The Paris Bourse ends its worst week since 2008

The Paris Stock Exchange ended in a sharp decline on Friday (-3.38%), recording its strongest weekly decline since the 2008 crisis, in a climate of great nervousness facing the epidemic of Covid-19 which is spreading.

The CAC 40 index fell 185 points to 5,309.90 points, in a high trading volume of 10.9 billion euros. The day before, he had already accused heavy losses of 3.32%.

In the past week, it has lost 11.94%. Since January 1, it has dropped 11.18%.

After a plunge of more than 3% at the opening, the Parisian odds increased its losses in the morning, before climbing up the slope a little to finish in extremis above the technical threshold of 5.300 points.

“The CAC 40 index recorded its largest weekly decline since the bankruptcy of Lehman Brothers” in the fall of 2008, commented for AFP Alexandre Baradez, an analyst at IG France.

“Psychologically, for investors, it will leave its mark.
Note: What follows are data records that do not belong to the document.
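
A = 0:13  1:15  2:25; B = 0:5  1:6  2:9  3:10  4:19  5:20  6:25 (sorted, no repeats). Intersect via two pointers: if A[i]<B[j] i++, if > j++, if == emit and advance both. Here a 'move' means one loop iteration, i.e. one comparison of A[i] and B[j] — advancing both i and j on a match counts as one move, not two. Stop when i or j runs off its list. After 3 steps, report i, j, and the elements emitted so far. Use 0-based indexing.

i=0 j=0: 13>5, j++
i=0 j=1: 13>6, j++
i=0 j=2: 13>9, j++

i=0, j=3, emitted=[]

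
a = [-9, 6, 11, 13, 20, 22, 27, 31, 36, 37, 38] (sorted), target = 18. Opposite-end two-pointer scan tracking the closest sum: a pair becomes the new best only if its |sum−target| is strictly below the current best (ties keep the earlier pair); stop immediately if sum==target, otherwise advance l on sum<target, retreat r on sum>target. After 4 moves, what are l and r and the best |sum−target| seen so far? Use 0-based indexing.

l=0, r=6, best |Δ|=4

l=0 r=10: -9+38=29 d=11 *, r--
l=0 r=9: -9+37=28 d=10 *, r--
l=0 r=8: -9+36=27 d=9 *, r--
l=0 r=7: -9+31=22 d=4 *, r--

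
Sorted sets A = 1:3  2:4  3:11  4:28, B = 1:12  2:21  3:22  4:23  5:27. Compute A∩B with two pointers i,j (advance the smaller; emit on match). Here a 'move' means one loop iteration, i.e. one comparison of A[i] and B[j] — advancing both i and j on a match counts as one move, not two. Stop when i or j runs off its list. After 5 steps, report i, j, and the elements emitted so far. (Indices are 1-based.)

i=4, j=3, emitted=[]

i=1 j=1: 3<12, i++
i=2 j=1: 4<12, i++
i=3 j=1: 11<12, i++
i=4 j=1: 28>12, j++
i=4 j=2: 28>21, j++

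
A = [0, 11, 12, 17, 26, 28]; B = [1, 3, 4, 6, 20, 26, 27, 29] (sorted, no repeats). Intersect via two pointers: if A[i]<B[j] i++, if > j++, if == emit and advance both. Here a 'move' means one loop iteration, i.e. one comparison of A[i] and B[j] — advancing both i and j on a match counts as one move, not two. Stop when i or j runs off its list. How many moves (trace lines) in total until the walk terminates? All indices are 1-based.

12 moves

[i=1,j=1] 0<1 → i++
[i=2,j=1] 11>1 → j++
[i=2,j=2] 11>3 → j++
[i=2,j=3] 11>4 → j++
[i=2,j=4] 11>6 → j++
[i=2,j=5] 11<20 → i++
[i=3,j=5] 12<20 → i++
[i=4,j=5] 17<20 → i++
[i=5,j=5] 26>20 → j++
[i=5,j=6] 26==26 emit → i++,j++
[i=6,j=7] 28>27 → j++
[i=6,j=8] 28<29 → i++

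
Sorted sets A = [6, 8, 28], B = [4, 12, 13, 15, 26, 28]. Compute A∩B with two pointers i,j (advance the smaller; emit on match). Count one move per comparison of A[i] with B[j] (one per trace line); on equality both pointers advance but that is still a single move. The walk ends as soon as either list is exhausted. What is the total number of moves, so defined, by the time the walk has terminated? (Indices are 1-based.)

8 moves

[i=1,j=1] 6>4 → j++
[i=1,j=2] 6<12 → i++
[i=2,j=2] 8<12 → i++
[i=3,j=2] 28>12 → j++
[i=3,j=3] 28>13 → j++
[i=3,j=4] 28>15 → j++
[i=3,j=5] 28>26 → j++
[i=3,j=6] 28==28 emit → i++,j++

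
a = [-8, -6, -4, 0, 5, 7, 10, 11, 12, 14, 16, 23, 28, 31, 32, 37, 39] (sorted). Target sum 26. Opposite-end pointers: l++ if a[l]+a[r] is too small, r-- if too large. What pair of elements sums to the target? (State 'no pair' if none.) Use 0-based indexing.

(-6, 32)

l=0 r=16: -8+39=31 >26, r--
l=0 r=15: -8+37=29 >26, r--
l=0 r=14: -8+32=24 <26, l++
l=1 r=14: -6+32=26, found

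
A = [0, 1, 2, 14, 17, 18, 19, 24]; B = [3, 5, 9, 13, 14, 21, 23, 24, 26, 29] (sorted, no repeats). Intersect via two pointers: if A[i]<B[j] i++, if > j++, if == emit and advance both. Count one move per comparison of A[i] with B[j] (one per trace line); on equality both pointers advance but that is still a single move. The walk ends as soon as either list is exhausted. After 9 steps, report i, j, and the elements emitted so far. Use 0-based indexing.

i=0 j=0: 0<3, i++
i=1 j=0: 1<3, i++
i=2 j=0: 2<3, i++
i=3 j=0: 14>3, j++
i=3 j=1: 14>5, j++
i=3 j=2: 14>9, j++
i=3 j=3: 14>13, j++
i=3 j=4: 14==14 emit, i++,j++
i=4 j=5: 17<21, i++

i=5, j=5, emitted=[14]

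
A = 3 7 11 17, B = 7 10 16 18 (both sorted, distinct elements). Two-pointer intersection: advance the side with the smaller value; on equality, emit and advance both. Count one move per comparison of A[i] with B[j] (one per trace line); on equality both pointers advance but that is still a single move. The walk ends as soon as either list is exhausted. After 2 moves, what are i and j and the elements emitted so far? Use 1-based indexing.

i=1 j=1: 3<7, i++
i=2 j=1: 7==7 emit, i++,j++

i=3, j=2, emitted=[7]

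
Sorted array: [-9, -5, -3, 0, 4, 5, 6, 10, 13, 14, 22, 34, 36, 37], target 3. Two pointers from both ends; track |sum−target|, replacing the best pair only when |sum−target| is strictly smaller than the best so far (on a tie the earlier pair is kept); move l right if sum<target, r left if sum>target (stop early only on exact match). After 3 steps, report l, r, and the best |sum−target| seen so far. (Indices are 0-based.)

[0,13] -9+37=28 d=25 * → r--
[0,12] -9+36=27 d=24 * → r--
[0,11] -9+34=25 d=22 * → r--

l=0, r=10, best |Δ|=22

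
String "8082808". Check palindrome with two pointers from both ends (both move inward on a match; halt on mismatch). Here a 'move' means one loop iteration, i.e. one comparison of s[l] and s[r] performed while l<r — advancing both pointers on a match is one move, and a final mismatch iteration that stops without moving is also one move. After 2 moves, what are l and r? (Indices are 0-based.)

l=2, r=4

[0,6] '8'=='8' → l++,r--
[1,5] '0'=='0' → l++,r--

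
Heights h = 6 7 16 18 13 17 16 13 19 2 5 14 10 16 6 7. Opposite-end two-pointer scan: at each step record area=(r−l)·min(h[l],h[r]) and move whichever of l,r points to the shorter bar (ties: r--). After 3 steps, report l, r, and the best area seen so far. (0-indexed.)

[0,15] min(6,7)*15=90 best=90 * → l++
[1,15] min(7,7)*14=98 best=98 * → r--
[1,14] min(7,6)*13=78 best=98 → r--

l=1, r=13, best area=98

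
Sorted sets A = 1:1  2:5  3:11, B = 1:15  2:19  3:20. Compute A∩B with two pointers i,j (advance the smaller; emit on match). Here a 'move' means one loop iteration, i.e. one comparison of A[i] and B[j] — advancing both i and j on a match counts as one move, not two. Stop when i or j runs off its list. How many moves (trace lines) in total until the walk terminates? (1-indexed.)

3 moves

i=1 j=1: 1<15, i++
i=2 j=1: 5<15, i++
i=3 j=1: 11<15, i++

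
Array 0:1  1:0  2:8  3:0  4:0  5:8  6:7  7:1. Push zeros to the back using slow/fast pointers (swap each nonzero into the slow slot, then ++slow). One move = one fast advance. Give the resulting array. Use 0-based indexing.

(s=0,f=0) a[fast]=1≠0 swap→a[0]=1 → slow++,fast++
(s=1,f=1) a[fast]=0 → fast++
(s=1,f=2) a[fast]=8≠0 swap→a[1]=8 → slow++,fast++
(s=2,f=3) a[fast]=0 → fast++
(s=2,f=4) a[fast]=0 → fast++
(s=2,f=5) a[fast]=8≠0 swap→a[2]=8 → slow++,fast++
(s=3,f=6) a[fast]=7≠0 swap→a[3]=7 → slow++,fast++
(s=4,f=7) a[fast]=1≠0 swap→a[4]=1 → slow++,fast++

[1, 8, 8, 7, 1, 0, 0, 0]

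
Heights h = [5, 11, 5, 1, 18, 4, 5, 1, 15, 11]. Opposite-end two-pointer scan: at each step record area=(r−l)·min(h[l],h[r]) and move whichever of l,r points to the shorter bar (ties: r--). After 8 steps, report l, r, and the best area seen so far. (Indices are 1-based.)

l=1 r=10: min(5,11)*9=45 best=45 *, l++
l=2 r=10: min(11,11)*8=88 best=88 *, r--
l=2 r=9: min(11,15)*7=77 best=88, l++
l=3 r=9: min(5,15)*6=30 best=88, l++
l=4 r=9: min(1,15)*5=5 best=88, l++
l=5 r=9: min(18,15)*4=60 best=88, r--
l=5 r=8: min(18,1)*3=3 best=88, r--
l=5 r=7: min(18,5)*2=10 best=88, r--

l=5, r=6, best area=88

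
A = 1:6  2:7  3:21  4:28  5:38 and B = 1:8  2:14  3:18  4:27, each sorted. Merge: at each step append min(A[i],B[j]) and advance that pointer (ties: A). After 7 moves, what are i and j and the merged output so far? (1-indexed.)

i=1 j=1: A[i]=6<=B[j]=8 take 6, i++
i=2 j=1: A[i]=7<=B[j]=8 take 7, i++
i=3 j=1: A[i]=21>B[j]=8 take 8, j++
i=3 j=2: A[i]=21>B[j]=14 take 14, j++
i=3 j=3: A[i]=21>B[j]=18 take 18, j++
i=3 j=4: A[i]=21<=B[j]=27 take 21, i++
i=4 j=4: A[i]=28>B[j]=27 take 27, j++

i=4, j=5, merged so far=[6, 7, 8, 14, 18, 21, 27]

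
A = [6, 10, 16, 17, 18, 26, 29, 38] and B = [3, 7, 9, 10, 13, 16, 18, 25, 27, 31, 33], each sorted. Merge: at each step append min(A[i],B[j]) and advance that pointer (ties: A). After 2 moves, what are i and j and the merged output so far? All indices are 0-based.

i=1, j=1, merged so far=[3, 6]

i=0 j=0: A[i]=6>B[j]=3 take 3, j++
i=0 j=1: A[i]=6<=B[j]=7 take 6, i++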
Because having a marked decline during periods of stress is one thing, but when it refers to the most serious crisis it is quite another,” he underlines. he.
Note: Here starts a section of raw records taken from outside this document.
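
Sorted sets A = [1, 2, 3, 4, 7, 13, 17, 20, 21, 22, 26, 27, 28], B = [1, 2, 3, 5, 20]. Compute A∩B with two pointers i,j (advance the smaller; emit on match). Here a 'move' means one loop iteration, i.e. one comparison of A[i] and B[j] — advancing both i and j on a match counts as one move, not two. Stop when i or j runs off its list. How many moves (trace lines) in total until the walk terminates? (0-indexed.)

9 moves

[i=0,j=0] 1==1 emit → i++,j++
[i=1,j=1] 2==2 emit → i++,j++
[i=2,j=2] 3==3 emit → i++,j++
[i=3,j=3] 4<5 → i++
[i=4,j=3] 7>5 → j++
[i=4,j=4] 7<20 → i++
[i=5,j=4] 13<20 → i++
[i=6,j=4] 17<20 → i++
[i=7,j=4] 20==20 emit → i++,j++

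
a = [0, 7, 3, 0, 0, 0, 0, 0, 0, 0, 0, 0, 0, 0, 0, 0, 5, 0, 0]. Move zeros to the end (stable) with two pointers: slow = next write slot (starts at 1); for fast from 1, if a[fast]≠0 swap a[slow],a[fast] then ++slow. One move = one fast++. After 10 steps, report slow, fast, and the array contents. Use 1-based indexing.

(s=1,f=1) a[fast]=0 → fast++
(s=1,f=2) a[fast]=7≠0 swap→a[1]=7 → slow++,fast++
(s=2,f=3) a[fast]=3≠0 swap→a[2]=3 → slow++,fast++
(s=3,f=4) a[fast]=0 → fast++
(s=3,f=5) a[fast]=0 → fast++
(s=3,f=6) a[fast]=0 → fast++
(s=3,f=7) a[fast]=0 → fast++
(s=3,f=8) a[fast]=0 → fast++
(s=3,f=9) a[fast]=0 → fast++
(s=3,f=10) a[fast]=0 → fast++

slow=3, fast=11, a=[7, 3, 0, 0, 0, 0, 0, 0, 0, 0, 0, 0, 0, 0, 0, 0, 5, 0, 0]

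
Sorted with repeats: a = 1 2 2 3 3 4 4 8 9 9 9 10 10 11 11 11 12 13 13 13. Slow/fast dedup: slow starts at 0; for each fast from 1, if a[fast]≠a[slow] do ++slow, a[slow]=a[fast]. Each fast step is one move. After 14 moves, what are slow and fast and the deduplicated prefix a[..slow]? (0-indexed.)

(s=0,f=1) a[fast]=2≠a[slow]=1 write a[1]=2 → slow++,fast++
(s=1,f=2) a[fast]=2=a[slow] dup → fast++
(s=1,f=3) a[fast]=3≠a[slow]=2 write a[2]=3 → slow++,fast++
(s=2,f=4) a[fast]=3=a[slow] dup → fast++
(s=2,f=5) a[fast]=4≠a[slow]=3 write a[3]=4 → slow++,fast++
(s=3,f=6) a[fast]=4=a[slow] dup → fast++
(s=3,f=7) a[fast]=8≠a[slow]=4 write a[4]=8 → slow++,fast++
(s=4,f=8) a[fast]=9≠a[slow]=8 write a[5]=9 → slow++,fast++
(s=5,f=9) a[fast]=9=a[slow] dup → fast++
(s=5,f=10) a[fast]=9=a[slow] dup → fast++
(s=5,f=11) a[fast]=10≠a[slow]=9 write a[6]=10 → slow++,fast++
(s=6,f=12) a[fast]=10=a[slow] dup → fast++
(s=6,f=13) a[fast]=11≠a[slow]=10 write a[7]=11 → slow++,fast++
(s=7,f=14) a[fast]=11=a[slow] dup → fast++

slow=7, fast=15, prefix=[1, 2, 3, 4, 8, 9, 10, 11]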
The sideration is all the more vivid since last February 19, the CAC 40 was at a peak since 2007 (at 6,111.24 points).

“In not even two weeks, the index went from a high of 12 years to a low of six and a half months!” or since August 15, 2019, exclaims Mr. Baradez.

“Nobody wants to keep their position, even less before the weekend, because in two days anything is possible,” he adds.
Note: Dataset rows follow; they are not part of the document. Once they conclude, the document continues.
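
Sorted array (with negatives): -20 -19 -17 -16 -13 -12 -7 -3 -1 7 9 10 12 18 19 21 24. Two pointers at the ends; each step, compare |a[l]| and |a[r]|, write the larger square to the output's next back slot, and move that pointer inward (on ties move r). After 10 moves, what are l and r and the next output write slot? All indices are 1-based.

l=6, r=12, next write slot=7

l=1 r=17: |-20|<=|24| out[17]=576, r--
l=1 r=16: |-20|<=|21| out[16]=441, r--
l=1 r=15: |-20|>|19| out[15]=400, l++
l=2 r=15: |-19|<=|19| out[14]=361, r--
l=2 r=14: |-19|>|18| out[13]=361, l++
l=3 r=14: |-17|<=|18| out[12]=324, r--
l=3 r=13: |-17|>|12| out[11]=289, l++
l=4 r=13: |-16|>|12| out[10]=256, l++
l=5 r=13: |-13|>|12| out[9]=169, l++
l=6 r=13: |-12|<=|12| out[8]=144, r--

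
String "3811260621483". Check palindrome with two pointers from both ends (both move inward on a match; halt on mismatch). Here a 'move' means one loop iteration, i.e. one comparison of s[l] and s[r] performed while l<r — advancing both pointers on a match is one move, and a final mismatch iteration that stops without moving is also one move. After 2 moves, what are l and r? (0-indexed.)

l=0 r=12: '3'=='3', l++,r--
l=1 r=11: '8'=='8', l++,r--

l=2, r=10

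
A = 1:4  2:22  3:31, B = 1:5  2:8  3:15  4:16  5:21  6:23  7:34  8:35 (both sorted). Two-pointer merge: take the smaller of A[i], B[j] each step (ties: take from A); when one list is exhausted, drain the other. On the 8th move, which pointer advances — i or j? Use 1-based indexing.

j

i=1 j=1: A[i]=4<=B[j]=5 take 4, i++
i=2 j=1: A[i]=22>B[j]=5 take 5, j++
i=2 j=2: A[i]=22>B[j]=8 take 8, j++
i=2 j=3: A[i]=22>B[j]=15 take 15, j++
i=2 j=4: A[i]=22>B[j]=16 take 16, j++
i=2 j=5: A[i]=22>B[j]=21 take 21, j++
i=2 j=6: A[i]=22<=B[j]=23 take 22, i++
i=3 j=6: A[i]=31>B[j]=23 take 23, j++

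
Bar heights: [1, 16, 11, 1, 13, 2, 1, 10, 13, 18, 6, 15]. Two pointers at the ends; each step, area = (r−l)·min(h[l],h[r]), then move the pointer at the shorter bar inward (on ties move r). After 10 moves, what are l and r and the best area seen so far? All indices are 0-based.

[0,11] min(1,15)*11=11 best=11 * → l++
[1,11] min(16,15)*10=150 best=150 * → r--
[1,10] min(16,6)*9=54 best=150 → r--
[1,9] min(16,18)*8=128 best=150 → l++
[2,9] min(11,18)*7=77 best=150 → l++
[3,9] min(1,18)*6=6 best=150 → l++
[4,9] min(13,18)*5=65 best=150 → l++
[5,9] min(2,18)*4=8 best=150 → l++
[6,9] min(1,18)*3=3 best=150 → l++
[7,9] min(10,18)*2=20 best=150 → l++

l=8, r=9, best area=150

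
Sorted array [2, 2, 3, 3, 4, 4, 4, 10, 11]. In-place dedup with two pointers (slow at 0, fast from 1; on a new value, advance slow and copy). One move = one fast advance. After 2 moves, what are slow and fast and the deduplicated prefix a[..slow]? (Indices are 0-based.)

slow=0 fast=1: a[fast]=2=a[slow] dup, fast++
slow=0 fast=2: a[fast]=3≠a[slow]=2 write a[1]=3, slow++,fast++

slow=1, fast=3, prefix=[2, 3]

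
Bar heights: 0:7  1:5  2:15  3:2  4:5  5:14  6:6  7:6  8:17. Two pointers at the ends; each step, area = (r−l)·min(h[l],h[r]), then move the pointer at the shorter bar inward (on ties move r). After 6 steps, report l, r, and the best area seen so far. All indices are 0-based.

[0,8] min(7,17)*8=56 best=56 * → l++
[1,8] min(5,17)*7=35 best=56 → l++
[2,8] min(15,17)*6=90 best=90 * → l++
[3,8] min(2,17)*5=10 best=90 → l++
[4,8] min(5,17)*4=20 best=90 → l++
[5,8] min(14,17)*3=42 best=90 → l++

l=6, r=8, best area=90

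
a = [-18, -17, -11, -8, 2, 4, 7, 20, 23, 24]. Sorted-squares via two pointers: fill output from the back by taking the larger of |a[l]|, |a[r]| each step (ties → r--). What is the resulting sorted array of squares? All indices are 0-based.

[4, 16, 49, 64, 121, 289, 324, 400, 529, 576]

[0,9] |-18|<=|24| out[9]=576 → r--
[0,8] |-18|<=|23| out[8]=529 → r--
[0,7] |-18|<=|20| out[7]=400 → r--
[0,6] |-18|>|7| out[6]=324 → l++
[1,6] |-17|>|7| out[5]=289 → l++
[2,6] |-11|>|7| out[4]=121 → l++
[3,6] |-8|>|7| out[3]=64 → l++
[4,6] |2|<=|7| out[2]=49 → r--
[4,5] |2|<=|4| out[1]=16 → r--
[4,4] |2|<=|2| out[0]=4 → r--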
With a volatility indicator (VIX) greater than 50, “it’s more than stress, it’s limit to panic. Historically we have been very rarely in these areas”, as in August 2015 when the Central Bank Chinese had devalued its currency and in 2009 at the time of the subprime crisis, he said.

  • “Economic fear spreads” –

The World Health Organization (WHO) announced Friday that it has raised to “very high”, its highest degree, the level of threat linked to the new coronavirus, which has infected some 79,000 people in China and more than 5,000 in the rest of the world.

If China was until recently the only global center of coronavirus, the risk has increased with the emergence of new source countries such as South Korea, Iran, and Italy.

Investors don’t actually have much to hang on for except “the hope of government and central bankers intervening to stem a spreading risk in the markets,” said Baradez.

“It is an economic fear that spreads to the markets before having the reality of the economic impact” of the coronavirus. “All the big events are canceled, which means that the consumption will be affected while it is an engine of growth in Western countries,” he said.

The table of values ​​was written entirely in red ink.

At the bottom of the charts, TechnipFMC plunged 7.17% to 13.33 euros followed by Airbus which fell 6% to 108.10 euros.

Bank stocks suffered a lot both because they are penalized by the bond rates which are crashing, but also because they are exposed to Italy, like Societe Generale (-4.23% at 25.59 euros), Credit Agricole (-4.80% at 10.81 euros) and BNP Paribas (-3.53% at 43.79 euros).